The Real Problem with the TSA Can’t Be Fixed with Yelp Reviews

This article was co-written with Harper Jean Tobin, Director of Policy at the National Center for Transgender Equality, and John Whitehead, President of The Rutherford Institute.

With summer travel in full swing, nearly two million Americans every day are subject to airport security that’s invasive and dubiously effective. Travelers may now be able to post one-star reviews of their poor treatment on Yelp, but that doesn’t address the real problem with airport security: current screening methods are illegal.

In July 2011, the U.S. Court of Appeals for the D.C. Circuit ruled that the Transportation Security Administration (TSA) broke the law when it rolled out body scanners, because the agency did not go through the rulemaking process established by Congress. Now, in August 2015, the TSA still hasn’t complied with the court’s mandate that it go through the proper rulemaking process.

This means the American people have no way to hold the TSA accountable in court for employing these invasive and ineffective machines. The TSA has been doing as it pleases, kicking the can of accountability further and further into the future.
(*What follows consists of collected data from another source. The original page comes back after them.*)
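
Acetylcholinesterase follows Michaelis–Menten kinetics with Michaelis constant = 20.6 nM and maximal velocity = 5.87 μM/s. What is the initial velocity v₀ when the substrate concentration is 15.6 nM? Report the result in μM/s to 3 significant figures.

v = Vmax·[S]/(Km + [S]) = 5.87 × 15.6 / (20.6 + 15.6)
  = 91.57 / 36.20 = 2.53 μM/s.

2.53 μM/s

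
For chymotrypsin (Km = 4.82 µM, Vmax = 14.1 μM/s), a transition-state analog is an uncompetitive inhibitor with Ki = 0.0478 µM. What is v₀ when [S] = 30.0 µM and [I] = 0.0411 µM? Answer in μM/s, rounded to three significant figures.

α = 1 + [I]/Ki = 1 + 0.0411/0.0478 = 1.860.
For an uncompetitive inhibitor, both parameters are divided by α, giving Vmax/α and Km/α: Km,app = 2.59 µM, Vmax,app = 7.58 μM/s.
v = Vmax,app·[S]/(Km,app + [S]) = 7.58 × 30.0/(2.59 + 30.0) = 6.98 μM/s.

6.98 μM/s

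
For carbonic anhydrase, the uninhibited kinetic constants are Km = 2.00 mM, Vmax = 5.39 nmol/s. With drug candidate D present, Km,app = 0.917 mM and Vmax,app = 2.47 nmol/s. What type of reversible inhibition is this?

uncompetitive

Both Km and Vmax decrease by the same factor (~2.18-fold) — characteristic of uncompetitive inhibition.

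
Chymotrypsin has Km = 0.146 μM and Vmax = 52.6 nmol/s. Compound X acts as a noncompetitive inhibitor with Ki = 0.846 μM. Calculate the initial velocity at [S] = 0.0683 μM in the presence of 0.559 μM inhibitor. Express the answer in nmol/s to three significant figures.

With α = 1 + [I]/Ki = 1 + 0.559/0.846 = 1.661, the noncompetitive rate law is v = (Vmax/α)·[S] / (Km + [S]).
v = (52.6/1.661)×0.0683 / (0.146 + 0.0683) = 2.163/0.2143 = 10.1 nmol/s.

10.1 nmol/s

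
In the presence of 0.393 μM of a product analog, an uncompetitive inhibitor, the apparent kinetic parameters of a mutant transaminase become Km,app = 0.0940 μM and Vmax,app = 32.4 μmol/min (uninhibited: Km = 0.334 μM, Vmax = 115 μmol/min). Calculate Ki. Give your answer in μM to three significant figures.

0.154 μM

Uncompetitive: Vmax,app = Vmax/α (and Km,app = Km/α) with α = 1 + [I]/Ki.
α = Vmax/Vmax,app = 115/32.4 = 3.549.
Since α = 1 + [I]/Ki, [I]/Ki = 3.549 − 1 = 2.549 and Ki = 0.393/2.549 = 0.154 μM.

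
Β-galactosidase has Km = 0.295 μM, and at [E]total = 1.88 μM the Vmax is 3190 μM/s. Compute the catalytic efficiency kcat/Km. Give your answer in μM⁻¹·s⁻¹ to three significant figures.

5750 μM⁻¹·s⁻¹

kcat = Vmax/[E]total = 3190/1.88 = 1700 s⁻¹.
kcat/Km = 1700/0.295 = 5750 μM⁻¹·s⁻¹.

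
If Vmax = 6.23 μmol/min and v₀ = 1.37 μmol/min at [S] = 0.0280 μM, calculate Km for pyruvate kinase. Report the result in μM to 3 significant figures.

0.0993 μM

From v = Vmax[S]/(Km+[S]), Km = [S](Vmax − v)/v.
Km = 0.0280 × (6.23 − 1.37) / 1.37 = 0.1361/1.37 = 0.0993 μM.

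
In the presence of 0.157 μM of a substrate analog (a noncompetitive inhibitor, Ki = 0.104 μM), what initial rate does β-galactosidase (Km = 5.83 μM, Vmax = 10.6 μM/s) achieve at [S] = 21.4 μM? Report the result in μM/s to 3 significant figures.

With α = 1 + [I]/Ki = 1 + 0.157/0.104 = 2.510, the noncompetitive rate law is v = (Vmax/α)·[S] / (Km + [S]).
v = (10.6/2.510)×21.4 / (5.83 + 21.4) = 90.39/27.23 = 3.32 μM/s.

3.32 μM/s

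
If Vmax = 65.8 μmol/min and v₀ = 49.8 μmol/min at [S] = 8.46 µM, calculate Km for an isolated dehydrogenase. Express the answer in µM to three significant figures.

2.72 µM

v/Vmax = 49.8/65.8 = 0.7568 = [S]/(Km+[S]).
So Km + [S] = [S]/0.7568 = 11.18 µM, giving Km = 11.18 − 8.46 = 2.72 µM.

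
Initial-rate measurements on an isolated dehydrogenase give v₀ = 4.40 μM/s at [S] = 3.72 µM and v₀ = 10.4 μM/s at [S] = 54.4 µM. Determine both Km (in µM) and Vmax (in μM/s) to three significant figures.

In reciprocal form, 1/v = (Km/Vmax)·(1/[S]) + 1/Vmax. The two points give (1/[S], 1/v) = (0.2688, 0.2273) and (0.01838, 0.09615).
Slope = (0.2273 − 0.09615)/(0.2688 − 0.01838) = 0.5236; intercept = 0.2273 − 0.5236×0.2688 = 0.08653.
Vmax = 1/intercept = 11.6 μM/s; Km = slope × Vmax = 0.5236 × 11.6 = 6.05 µM.

Km = 6.05 µM; Vmax = 11.6 μM/s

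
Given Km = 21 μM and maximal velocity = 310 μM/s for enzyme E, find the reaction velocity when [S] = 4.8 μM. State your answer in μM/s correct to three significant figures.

[S]/(Km+[S]) = 4.8/25.80 = 0.1860, the fractional saturation.
v = 0.1860 × Vmax = 0.1860 × 310 = 57.7 μM/s.

57.7 μM/s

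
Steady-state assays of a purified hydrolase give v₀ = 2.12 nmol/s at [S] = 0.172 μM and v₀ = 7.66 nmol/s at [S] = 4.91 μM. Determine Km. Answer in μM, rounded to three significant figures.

In reciprocal form, 1/v = (Km/Vmax)·(1/[S]) + 1/Vmax. The two points give (1/[S], 1/v) = (5.814, 0.4717) and (0.2037, 0.1305).
Slope = (0.4717 − 0.1305)/(5.814 − 0.2037) = 0.06081; intercept = 0.4717 − 0.06081×5.814 = 0.1182.
Vmax = 1/intercept = 8.46 nmol/s; Km = slope × Vmax = 0.06081 × 8.46 = 0.515 μM.

0.515 μM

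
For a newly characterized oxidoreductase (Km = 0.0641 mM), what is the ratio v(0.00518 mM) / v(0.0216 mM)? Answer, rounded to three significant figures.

The fractional saturations are [S]/(Km+[S]) = 0.0216/0.08570 = 0.2520 and 0.00518/0.06928 = 0.07477.
v₂/v₁ is just their ratio: 0.07477/0.2520 = 0.297.

0.297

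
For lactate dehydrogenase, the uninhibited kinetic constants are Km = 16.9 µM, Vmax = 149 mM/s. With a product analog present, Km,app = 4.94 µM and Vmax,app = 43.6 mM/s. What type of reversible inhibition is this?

uncompetitive

Both Km and Vmax decrease by the same factor (~3.42-fold) — characteristic of uncompetitive inhibition.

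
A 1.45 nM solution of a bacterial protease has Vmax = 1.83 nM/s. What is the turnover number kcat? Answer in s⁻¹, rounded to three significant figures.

1.26 s⁻¹

kcat = Vmax/[E]total = 1.83 nM/s / 1.45 nM = 1.26 s⁻¹.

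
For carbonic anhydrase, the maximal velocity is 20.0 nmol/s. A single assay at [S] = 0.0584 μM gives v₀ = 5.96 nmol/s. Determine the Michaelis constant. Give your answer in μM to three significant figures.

0.138 μM

v/Vmax = 5.96/20.0 = 0.2980 = [S]/(Km+[S]).
So Km + [S] = [S]/0.2980 = 0.1960 μM, giving Km = 0.1960 − 0.0584 = 0.138 μM.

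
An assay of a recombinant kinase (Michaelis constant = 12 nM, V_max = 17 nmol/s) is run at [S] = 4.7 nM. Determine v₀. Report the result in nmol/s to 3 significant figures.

4.78 nmol/s

[S]/(Km+[S]) = 4.7/16.70 = 0.2814, the fractional saturation.
v = 0.2814 × Vmax = 0.2814 × 17 = 4.78 nmol/s.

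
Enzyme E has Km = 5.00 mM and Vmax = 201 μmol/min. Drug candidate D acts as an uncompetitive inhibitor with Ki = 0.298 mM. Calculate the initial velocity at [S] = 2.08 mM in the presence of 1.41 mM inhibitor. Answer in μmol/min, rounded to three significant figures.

24.7 μmol/min

α = 1 + [I]/Ki = 1 + 1.41/0.298 = 5.732.
For an uncompetitive inhibitor, both parameters are divided by α, giving Vmax/α and Km/α: Km,app = 0.872 mM, Vmax,app = 35.1 μmol/min.
v = Vmax,app·[S]/(Km,app + [S]) = 35.1 × 2.08/(0.872 + 2.08) = 24.7 μmol/min.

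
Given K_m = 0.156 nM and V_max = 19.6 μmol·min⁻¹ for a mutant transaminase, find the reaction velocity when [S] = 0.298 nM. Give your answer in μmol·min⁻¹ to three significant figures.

12.9 μmol·min⁻¹

v = Vmax·[S]/(Km + [S]) = 19.6 × 0.298 / (0.156 + 0.298)
  = 5.841 / 0.4540 = 12.9 μmol·min⁻¹.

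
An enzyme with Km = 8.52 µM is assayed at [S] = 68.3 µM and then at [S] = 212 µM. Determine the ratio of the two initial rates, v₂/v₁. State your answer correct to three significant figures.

Since Vmax cancels, v₂/v₁ = [S]₂(Km+[S]₁) / [S]₁(Km+[S]₂).
= 212×(8.52+68.3) / (68.3×(8.52+212)) = 16290/15060 = 1.08.

1.08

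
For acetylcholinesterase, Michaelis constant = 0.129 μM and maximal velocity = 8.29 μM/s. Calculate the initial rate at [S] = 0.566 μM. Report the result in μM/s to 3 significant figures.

6.75 μM/s

[S]/(Km+[S]) = 0.566/0.6950 = 0.8144, the fractional saturation.
v = 0.8144 × Vmax = 0.8144 × 8.29 = 6.75 μM/s.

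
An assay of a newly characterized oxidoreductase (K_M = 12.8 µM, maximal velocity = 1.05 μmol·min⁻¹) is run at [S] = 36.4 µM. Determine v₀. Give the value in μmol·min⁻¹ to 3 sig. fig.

[S]/(Km+[S]) = 36.4/49.20 = 0.7398, the fractional saturation.
v = 0.7398 × Vmax = 0.7398 × 1.05 = 0.777 μmol·min⁻¹.

0.777 μmol·min⁻¹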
It is time for the TSA’s lawlessness to end – that is why our organizations, the Competitive Enterprise Institute, National Center for Transgender Equality, and The Rutherford Institute, filed suit on the four-year anniversary of the ruling, asking the court to compel the TSA to complete a body scanner rule within 90 days. (They are being represented by CEI’s attorneys.)

The TSA started using whole-body imaging scanners to screen airline passengers back in 2008. But the agency never proposed updated regulations, solicited public comments on its body scanners, or published its rules in the Federal Register. Under the federal Administrative Procedure Act, however, the TSA is supposed to take these steps before it revises its screening policies.

In 2012, the TSA tried to explain away its inability to complete the regulatory process, saying it needed to fill “three current vacancies for economists.” This is laughable. The TSA has more than 50,000 full-time equivalent employees; it spent nearly $7.4 billion in 2014. In fact, Congress has noted that TSA has more employees than “the Departments of Labor, Energy, Education, Housing and Urban Development, and State, combined.” And the TSA’s parent department, the Department of Homeland Security, employs more than 1,800 attorneys. The TSA’s claim that it lacks the budget and personnel to comply with federal law and a court’s mandate is simply absurd.

The TSA’s continued lawlessness is especially troubling in light of recent reports about the agency’s abysmal performance. On June 1, 2015, ABC News broke a story about a leaked Department of Homeland Security Inspector General audit of the TSA’s airport screening practices. The classified study found that the TSA failed to detect an astonishing 96% of weapons and explosives that investigators tried to smuggle through airport security. Given that body scanners remain the main tool the TSA uses to screen airline passengers – with a prison-style pat-down the only alternative – this report casts serious doubt on the TSA’s claims that the machines are effective safeguards.

Lawmakers in Washington are also skeptical of the TSA’s ability to protect American travelers. In 2011, Rep. John Mica, who co-wrote the law creating the TSA, said in a hearing that he had the body scanners tested by the Government Accountability Office. Although that study remains classified, Rep. Mica said that if Congress “could reveal the failure rate, the American public would be outraged.” After the inspector general’s report was leaked in June, Sen. Ben Sasse said that “[t]he administration has an obligation to responsibly declassify the inspector generalʹs investigation and to publicly release everything else it knows about TSA’s failures.”

We may differ in why we are concerned about the TSA’s body scanner policy, but we all agree that the TSA should be required to follow the law. The TSA must finally publish a final rule on how it uses body scanners in airports. Until then, the agency’s actions will continue to be shielded from public scrutiny and transportation safety will continue to be threatened by bureaucratic lawlessness.